Max se inclinó hacia adelante, midiendo sus palabras para calmar mi tormento.
—Señora... el joven Evan no ha estado a cargo de los fondos directamente. La responsable de la contabilidad ha sido la señorita Elizabeth.
El frío en mi pecho se transformó en fuego. Fruncí el ceño, sintiendo una punzada de traición.
—¿Elizabeth? ¡Dejé instrucciones claras de que ella no debía acercarse a las finanzas fue mucha antes de mi auto exilio!
—El joven Evan se vio superado por las tareas y le pidió ayuda el señor Henrry, el joven no se encontraba en buenas condiciones así que le pidió ayuda a la señorita Elizabeth. Ella aceptó de inmediato. Como nunca faltó el dinero para los gastos corrientes, nadie sospechó nada —explicó Max, bajando la mirada.
—No faltaba dinero porque estaban robando lo justo para no ser detectados —golpeé el escritorio con el puño—. Donaciones falsas, reparaciones fantasmales en el templo... Arístides se ha estado llenando los bolsillos con nuestra herencia mientras nosotros le dábamos las gracias.
—Lo siento mucho, señora —murmuró Max con sinceridad.
—No es culpa tuya, Max. Pero esto se acaba hoy. tendré que hablar con él, a partir de este momento ninguna de los dos tiene permitido manipular los libros de finanzas y los registra de ellos como castigo, Henrry se encargará de las finanzas y la recuperación de estas. Tiene un instinto para los negocios que nunca entenderé; quizá sea su magia, o simplemente su astucia. Pero no dejaré que toque más el dinero.
Me recosté en la silla, exhalando un suspiro cargado de resignación. La noticia era una nube gris que amenazaba con arruinar mi estrategia. Un suave golpe en la puerta interrumpió mis pensamientos.
—Pase —dije, tratando de ocultar la irritación en mi voz.
Una sirvienta entró con una reverencia nerviosa.
—Señora, la modista Iris ha llegado con los vestidos para el baile.
¿Los vestidos?

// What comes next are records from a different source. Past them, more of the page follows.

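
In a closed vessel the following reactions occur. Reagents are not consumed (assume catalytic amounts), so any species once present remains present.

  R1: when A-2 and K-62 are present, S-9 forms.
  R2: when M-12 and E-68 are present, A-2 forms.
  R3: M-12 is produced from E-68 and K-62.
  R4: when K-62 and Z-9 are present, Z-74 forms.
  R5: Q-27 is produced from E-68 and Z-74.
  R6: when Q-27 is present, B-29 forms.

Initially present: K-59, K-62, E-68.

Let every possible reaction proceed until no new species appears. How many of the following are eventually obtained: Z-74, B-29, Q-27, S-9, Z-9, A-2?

E-68 and K-62 present → M-12 forms (R3).
M-12 and E-68 present → A-2 forms (R2).
A-2 and K-62 present → S-9 forms (R1).
Z-74 would need K-62 and Z-9 (R4), but Z-9 never forms.
B-29 would need Q-27 (R6), but Q-27 never forms.
Q-27 would need E-68 and Z-74 (R5), but Z-74 never forms.
S-9: reached.
No rule produces Z-9, and it is not given.
A-2: reached.
Reached: S-9 and A-2 — 2 of the 6.

2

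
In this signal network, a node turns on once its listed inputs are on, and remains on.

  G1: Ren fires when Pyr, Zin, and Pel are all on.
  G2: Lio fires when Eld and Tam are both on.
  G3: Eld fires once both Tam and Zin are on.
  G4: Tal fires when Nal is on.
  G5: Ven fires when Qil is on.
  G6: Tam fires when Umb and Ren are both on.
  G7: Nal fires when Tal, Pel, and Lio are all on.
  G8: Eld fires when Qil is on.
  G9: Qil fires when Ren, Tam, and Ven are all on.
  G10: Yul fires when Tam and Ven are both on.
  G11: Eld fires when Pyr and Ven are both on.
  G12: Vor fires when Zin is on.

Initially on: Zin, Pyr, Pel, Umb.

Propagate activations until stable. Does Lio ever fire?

Pyr, Zin, and Pel are on, so Ren fires (G1).
Umb and Ren are on, so Tam fires (G6).
Tam and Zin are on, so Eld fires (G3).
Eld and Tam are on, so Lio fires (G2).

Yes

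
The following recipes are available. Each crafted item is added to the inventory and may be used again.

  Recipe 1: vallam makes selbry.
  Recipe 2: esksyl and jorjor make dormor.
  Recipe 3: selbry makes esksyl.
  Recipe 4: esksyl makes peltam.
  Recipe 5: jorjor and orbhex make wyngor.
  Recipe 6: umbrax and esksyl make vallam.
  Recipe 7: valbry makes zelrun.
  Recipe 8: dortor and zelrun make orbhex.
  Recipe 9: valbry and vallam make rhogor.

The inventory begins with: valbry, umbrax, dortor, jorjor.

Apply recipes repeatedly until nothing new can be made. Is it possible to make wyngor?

Yes

Using Recipe 7, valbry makes zelrun.
Using Recipe 8, dortor and zelrun make orbhex.
Using Recipe 5, jorjor and orbhex make wyngor.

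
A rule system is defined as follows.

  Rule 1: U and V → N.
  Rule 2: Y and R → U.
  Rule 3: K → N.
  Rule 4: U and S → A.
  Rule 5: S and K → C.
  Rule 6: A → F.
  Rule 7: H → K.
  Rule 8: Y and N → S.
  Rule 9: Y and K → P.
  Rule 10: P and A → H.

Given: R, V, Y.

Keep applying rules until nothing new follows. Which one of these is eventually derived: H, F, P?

F

Y and R hold, so U follows (Rule 2).
From U and V, Rule 1 gives N.
From Y and N, Rule 8 gives S.
U and S hold, so A follows (Rule 4).
A holds, so F follows (Rule 6).
H would need P and A (Rule 10), but P is never established. P would need Y and K (Rule 9), but K is never established.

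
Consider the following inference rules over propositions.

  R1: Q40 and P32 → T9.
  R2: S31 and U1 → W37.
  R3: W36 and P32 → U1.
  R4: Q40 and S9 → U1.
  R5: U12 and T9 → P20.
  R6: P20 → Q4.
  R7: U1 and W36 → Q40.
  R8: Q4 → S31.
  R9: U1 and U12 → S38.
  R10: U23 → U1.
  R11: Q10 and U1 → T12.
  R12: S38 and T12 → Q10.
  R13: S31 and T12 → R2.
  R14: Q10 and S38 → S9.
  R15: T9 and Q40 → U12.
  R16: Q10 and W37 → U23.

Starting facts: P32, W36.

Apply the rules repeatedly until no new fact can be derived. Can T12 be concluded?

No

T12 would need Q10 and U1 (R11), but Q10 is never established.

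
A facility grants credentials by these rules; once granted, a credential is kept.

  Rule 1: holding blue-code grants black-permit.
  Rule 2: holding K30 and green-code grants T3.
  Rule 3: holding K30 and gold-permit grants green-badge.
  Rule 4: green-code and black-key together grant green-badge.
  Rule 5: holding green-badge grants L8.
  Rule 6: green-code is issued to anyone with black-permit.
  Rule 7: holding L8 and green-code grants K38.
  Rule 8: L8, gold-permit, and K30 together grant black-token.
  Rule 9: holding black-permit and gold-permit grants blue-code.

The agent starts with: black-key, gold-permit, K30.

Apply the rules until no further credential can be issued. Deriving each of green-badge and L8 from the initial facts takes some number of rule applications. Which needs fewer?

green-badge

green-badge: Holding K30 and gold-permit grants green-badge (Rule 3). [1 rule application]
L8: Holding K30 and gold-permit grants green-badge (Rule 3). Holding green-badge grants L8 (Rule 5). [2 rule applications]
green-badge needs fewer.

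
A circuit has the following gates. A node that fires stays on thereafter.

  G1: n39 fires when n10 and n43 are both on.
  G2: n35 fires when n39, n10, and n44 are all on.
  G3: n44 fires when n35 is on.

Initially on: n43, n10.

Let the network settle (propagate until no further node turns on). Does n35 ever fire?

n35 would need n39, n10, and n44 (G2), but n44 never turns on.

No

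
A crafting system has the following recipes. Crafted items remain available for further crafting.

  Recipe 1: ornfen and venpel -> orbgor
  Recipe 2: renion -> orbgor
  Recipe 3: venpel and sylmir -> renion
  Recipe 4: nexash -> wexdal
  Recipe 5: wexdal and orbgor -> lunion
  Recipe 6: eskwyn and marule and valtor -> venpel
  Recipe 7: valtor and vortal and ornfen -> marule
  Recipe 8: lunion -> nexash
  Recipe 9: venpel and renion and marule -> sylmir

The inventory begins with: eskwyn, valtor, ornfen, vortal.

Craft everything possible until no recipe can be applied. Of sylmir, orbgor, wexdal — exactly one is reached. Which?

valtor and vortal and ornfen -> marule (Recipe 7).
Using Recipe 6, eskwyn, marule, and valtor make venpel.
ornfen and venpel -> orbgor (Recipe 1).
sylmir would need venpel, renion, and marule (Recipe 9), but renion is never obtained. wexdal would need nexash (Recipe 4), but nexash is never obtained.

orbgor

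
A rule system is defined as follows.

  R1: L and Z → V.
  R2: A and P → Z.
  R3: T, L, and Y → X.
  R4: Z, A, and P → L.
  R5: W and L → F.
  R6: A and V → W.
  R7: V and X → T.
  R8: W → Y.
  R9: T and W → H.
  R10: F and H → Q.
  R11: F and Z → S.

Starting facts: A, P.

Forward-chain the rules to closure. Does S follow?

Yes

A and P hold, so Z follows (R2).
Z, A, and P hold, so L follows (R4).
L and Z hold, so V follows (R1).
From A and V, R6 gives W.
From W and L, R5 gives F.
F and Z hold, so S follows (R11).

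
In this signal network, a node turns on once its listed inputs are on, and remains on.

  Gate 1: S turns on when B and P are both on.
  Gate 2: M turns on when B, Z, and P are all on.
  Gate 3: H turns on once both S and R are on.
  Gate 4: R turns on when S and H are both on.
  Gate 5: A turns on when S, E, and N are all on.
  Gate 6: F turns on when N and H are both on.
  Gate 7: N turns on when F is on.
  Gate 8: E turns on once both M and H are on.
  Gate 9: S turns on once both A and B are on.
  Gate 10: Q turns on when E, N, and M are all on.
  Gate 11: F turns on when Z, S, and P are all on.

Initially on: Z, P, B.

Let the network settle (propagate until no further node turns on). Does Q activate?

Q would need E, N, and M (Gate 10), but E never turns on.

No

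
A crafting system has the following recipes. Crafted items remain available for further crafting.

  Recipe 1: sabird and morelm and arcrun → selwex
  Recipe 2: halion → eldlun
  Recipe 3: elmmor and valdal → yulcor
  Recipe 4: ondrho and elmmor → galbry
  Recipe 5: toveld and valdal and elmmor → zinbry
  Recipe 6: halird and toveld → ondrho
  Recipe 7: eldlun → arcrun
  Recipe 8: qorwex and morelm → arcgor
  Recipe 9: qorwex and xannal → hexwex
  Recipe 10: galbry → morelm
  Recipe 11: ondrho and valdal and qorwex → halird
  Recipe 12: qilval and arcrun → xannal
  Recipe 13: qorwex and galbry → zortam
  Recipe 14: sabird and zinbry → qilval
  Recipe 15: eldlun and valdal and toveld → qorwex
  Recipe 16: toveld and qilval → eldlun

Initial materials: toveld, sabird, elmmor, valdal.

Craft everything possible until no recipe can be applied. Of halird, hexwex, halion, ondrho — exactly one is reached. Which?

hexwex

toveld and valdal and elmmor → zinbry (Recipe 5).
sabird and zinbry → qilval (Recipe 14).
toveld and qilval → eldlun (Recipe 16).
eldlun → arcrun (Recipe 7).
eldlun and valdal and toveld → qorwex (Recipe 15).
qilval and arcrun → xannal (Recipe 12).
qorwex and xannal → hexwex (Recipe 9).
No rule produces halion, and it is not given. halird would need ondrho, valdal, and qorwex (Recipe 11), but ondrho is never obtained. ondrho would need halird and toveld (Recipe 6), but halird is never obtained.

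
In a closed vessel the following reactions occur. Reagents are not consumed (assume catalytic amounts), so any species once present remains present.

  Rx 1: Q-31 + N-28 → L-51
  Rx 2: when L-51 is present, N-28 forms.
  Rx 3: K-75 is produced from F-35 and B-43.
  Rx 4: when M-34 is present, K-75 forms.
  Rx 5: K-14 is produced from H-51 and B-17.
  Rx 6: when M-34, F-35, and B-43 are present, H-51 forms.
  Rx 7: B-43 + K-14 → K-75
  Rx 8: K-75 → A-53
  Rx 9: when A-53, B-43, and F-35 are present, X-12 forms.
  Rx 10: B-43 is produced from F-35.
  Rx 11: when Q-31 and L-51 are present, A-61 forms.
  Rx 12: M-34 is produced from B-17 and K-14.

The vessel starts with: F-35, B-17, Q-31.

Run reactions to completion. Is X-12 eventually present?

F-35 present → B-43 forms (Rx 10).
F-35 and B-43 present → K-75 forms (Rx 3).
K-75 present → A-53 forms (Rx 8).
A-53, B-43, and F-35 present → X-12 forms (Rx 9).

Yes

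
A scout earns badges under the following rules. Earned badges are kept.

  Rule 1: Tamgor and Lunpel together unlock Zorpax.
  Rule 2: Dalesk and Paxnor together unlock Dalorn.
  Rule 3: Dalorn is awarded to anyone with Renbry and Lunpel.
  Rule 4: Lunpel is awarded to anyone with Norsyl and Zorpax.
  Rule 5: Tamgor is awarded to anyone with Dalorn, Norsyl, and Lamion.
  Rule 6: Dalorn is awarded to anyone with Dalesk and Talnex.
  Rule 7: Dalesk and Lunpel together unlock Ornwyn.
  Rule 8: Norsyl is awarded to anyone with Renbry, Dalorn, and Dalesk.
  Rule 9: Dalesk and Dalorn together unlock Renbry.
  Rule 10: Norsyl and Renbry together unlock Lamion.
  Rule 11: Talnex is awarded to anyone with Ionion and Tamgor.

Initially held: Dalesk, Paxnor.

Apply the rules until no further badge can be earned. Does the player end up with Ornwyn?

Ornwyn would need Dalesk and Lunpel (Rule 7), but Lunpel is never earned.

No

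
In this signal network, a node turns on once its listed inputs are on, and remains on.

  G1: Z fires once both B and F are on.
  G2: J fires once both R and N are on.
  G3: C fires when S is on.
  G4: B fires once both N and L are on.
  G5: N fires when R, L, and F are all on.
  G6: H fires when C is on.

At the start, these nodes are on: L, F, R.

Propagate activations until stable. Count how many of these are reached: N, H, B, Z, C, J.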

Lo había olvidado por completo. El Baile de la Primavera. Me froté las sienes; lo último que quería era fingir sonrisas, pero mis hijas no tenían la culpa de las intrigas del templo.
—Llévala a la estancia familiar. Dile a Emma que bajen, en un momento bajo. Ofrécele té y galletas a la señora Iris, que no le falte nada. Puedes retirarte.
Cuando la puerta se cerró, miré a Max con duda.
—Max, dime la verdad... ¿deberíamos ir? Con este desfalco y mi reciente regreso, me siento tentada a quedarme tras estos muros.
Max me dedicó una mirada comprensiva pero firme.
—Señora, creo que es imperativo que asista. Sus enemigos están esperando una señal de debilidad. Si se oculta, confirmará sus sospechas. Si va, recuperará el control de la corte. —Tienes razón —dije, levantándome con una nueva determinación—. Vamos a ver esos vestidos. Si voy a enfrentarme a los lobos, al menos lo haré luciendo impecable.